2025
CodeMap
Human-AI Collaboration for Code Understanding
TypeScript · React · LLMs · OpenAI · Data Visualization · Human-AI Collaboration · Research
Description
CodeMap is a research project focused on helping developers understand unfamiliar codebases through interactive visualizations and AI-assisted exploration.
I contributed to the development of this project while working with Jie Gao. It explores how developers build mental models of complex software systems and how AI can support that process without replacing human understanding.
Rather than relying solely on conversational interactions with LLMs, CodeMap combines visual representations, hierarchical exploration, and contextual AI assistance to help developers navigate large codebases more effectively.
Motivation
Understanding an unfamiliar codebase is often one of the most difficult parts of software development. Important architectural decisions, relationships between components, and project-specific knowledge are frequently scattered across files, documentation, and team discussions.

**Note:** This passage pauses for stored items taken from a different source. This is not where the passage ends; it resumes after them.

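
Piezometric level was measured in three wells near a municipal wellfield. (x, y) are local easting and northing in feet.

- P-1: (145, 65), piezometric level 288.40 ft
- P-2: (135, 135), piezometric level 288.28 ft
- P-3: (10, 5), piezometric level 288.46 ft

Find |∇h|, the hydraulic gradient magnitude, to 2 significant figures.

0.0017

Three-point gradient (reference P-1): Δ to P-2 = (-10, 70, -0.12), Δ to P-3 = (-135, -60, +0.06).
∂h/∂x = +0.0002985, ∂h/∂y = -0.001672 (det = 10050).
|∇h| = √(0.0002985² + -0.001672²) = 0.001698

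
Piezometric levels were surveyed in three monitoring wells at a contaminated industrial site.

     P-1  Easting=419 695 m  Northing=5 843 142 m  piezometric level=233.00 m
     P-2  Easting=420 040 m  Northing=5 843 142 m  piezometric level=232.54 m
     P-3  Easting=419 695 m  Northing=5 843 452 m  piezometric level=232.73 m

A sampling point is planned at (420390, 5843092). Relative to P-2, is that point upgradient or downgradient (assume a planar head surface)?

∂h/∂x = (232.54 − 233.00) / (420040 − 419695) = -0.001333
∂h/∂y = (232.73 − 233.00) / (5843452 − 5843142) = -0.0008710
Head at (420390, 5843092) = 233.00 + (-0.001333)·(695) + (-0.0008710)·(-50) = 232.12 m.
That is lower than the 232.54 m at P-2, so the point is downgradient.

downgradient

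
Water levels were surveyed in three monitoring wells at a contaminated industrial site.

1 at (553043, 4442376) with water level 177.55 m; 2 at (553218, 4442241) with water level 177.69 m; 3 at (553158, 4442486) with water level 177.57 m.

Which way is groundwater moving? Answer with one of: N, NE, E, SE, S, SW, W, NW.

Taking 1 as reference: 2−1 = (175, -135, +0.14); 3−1 = (115, 110, +0.02).
Determinant of the coordinate differences = 175·110 − 115·(-135) = 34775.
∂h/∂x = [(+0.14)·110 − (+0.02)·(-135)] / 34775 = +0.0005205
∂h/∂y = [175·(+0.02) − 115·(+0.14)] / 34775 = -0.0003623
Flow = −∇h = (-0.0005205 east, +0.0003623 north), which points northwest.

NW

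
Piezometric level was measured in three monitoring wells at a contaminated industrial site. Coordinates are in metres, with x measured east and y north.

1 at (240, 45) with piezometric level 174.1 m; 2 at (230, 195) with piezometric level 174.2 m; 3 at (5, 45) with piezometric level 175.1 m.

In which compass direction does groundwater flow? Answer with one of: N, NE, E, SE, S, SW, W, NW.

E

With h = a·x + b·y + c and 1 as origin, the differences give:
  (-10)·a + 150·b = +0.1
  (-235)·a + 0·b = +1.0
Eliminate b (×0 and ×150, subtract): 35250·a = -150.00 → a = ∂h/∂x = -0.004255
Back-substitute: b = ∂h/∂y = +0.0003830.
Flow = −∇h = (+0.004255 east, -0.0003830 north), which points east.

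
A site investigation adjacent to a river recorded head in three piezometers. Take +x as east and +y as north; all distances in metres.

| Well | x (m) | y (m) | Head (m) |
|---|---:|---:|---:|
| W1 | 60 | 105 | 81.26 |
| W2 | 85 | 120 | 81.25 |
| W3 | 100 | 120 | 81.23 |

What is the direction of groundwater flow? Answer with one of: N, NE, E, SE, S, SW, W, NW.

Differences from W1: to W2 (Δx, Δy, Δh) = (25, 15, -0.01); to W3 = (40, 15, -0.03).
Determinant of the coordinate differences = 25·15 − 40·15 = -225.
∂h/∂x = [(-0.01)·15 − (-0.03)·15] / -225 = -0.001333
∂h/∂y = [25·(-0.03) − 40·(-0.01)] / -225 = +0.001556
Flow = −∇h = (+0.001333 east, -0.001556 north), which points southeast.

SE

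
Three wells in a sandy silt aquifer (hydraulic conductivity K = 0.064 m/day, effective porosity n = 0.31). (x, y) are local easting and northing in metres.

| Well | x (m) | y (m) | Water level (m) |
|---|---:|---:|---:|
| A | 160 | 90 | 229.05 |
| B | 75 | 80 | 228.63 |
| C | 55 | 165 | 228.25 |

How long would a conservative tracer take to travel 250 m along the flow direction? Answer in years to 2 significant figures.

Three-point gradient (reference A): Δ to B = (-85, -10, -0.42), Δ to C = (-105, 75, -0.80).
∂h/∂x = +0.005320, ∂h/∂y = -0.003219 (det = -7425).
|∇h| = √(0.005320² + -0.003219²) = 0.006218
Seepage velocity v = K·i/n = 0.064 × 0.006218 / 0.31 = 0.001284 m/day.
t = 250 / 0.001284 = 1.947e+05 days = 533 years.

530 years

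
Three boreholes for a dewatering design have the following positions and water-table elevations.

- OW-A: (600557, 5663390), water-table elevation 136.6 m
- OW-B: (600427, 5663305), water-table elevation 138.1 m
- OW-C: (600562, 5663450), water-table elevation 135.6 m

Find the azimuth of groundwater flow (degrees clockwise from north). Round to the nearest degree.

Differences from OW-A: to OW-B (Δx, Δy, Δh) = (-130, -85, +1.5); to OW-C = (5, 60, -1.0).
Solve a·Δx + b·Δy = Δh: det = (-130)·60 − 5·(-85) = -7375.
∂h/∂x = [(+1.5)·60 − (-1.0)·(-85)] / -7375 = -0.0006780
∂h/∂y = [(-130)·(-1.0) − 5·(+1.5)] / -7375 = -0.01661
Flow direction (−∇h) has components (+0.0006780 E, +0.01661 N).
Azimuth = atan2(E, N) = atan2(+0.0006780, +0.01661) = 2.3° ≈ 002°.

002°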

This project explores how interactive visualizations and AI-assisted workflows can support developers in building a clearer understanding of software systems while maintaining their own reasoning and judgment.
Features
- interactive codebase visualizations
- hierarchical exploration across multiple abstraction levels
- context-aware AI-assisted code understanding
- visual navigation of software relationships and structures
- support for understanding unfamiliar codebases
- research-driven design and evaluation
Research Context
CodeMap was developed as part of research on human-AI collaboration in software engineering.
The project investigates how developers interact with AI systems while performing code comprehension tasks and explores ways of combining visual representations with LLM-assisted workflows. The resulting system was evaluated through user studies involving both experienced and novice developers.
Related publication:
Understanding Codebase like a Professional! Human-AI Collaboration for Code Comprehension
ICPC 2026 · ACM SIGSOFT Distinguished Paper Award
What I Learned
Working on CodeMap gave me deeper exposure to software visualization, human-computer interaction, and the challenges involved in designing AI-assisted tools that support human reasoning rather than simply generating answers.
It also changed how I think about code comprehension itself. Understanding software is often less about reading individual files and more about building a mental model of how different parts of a system relate to one another.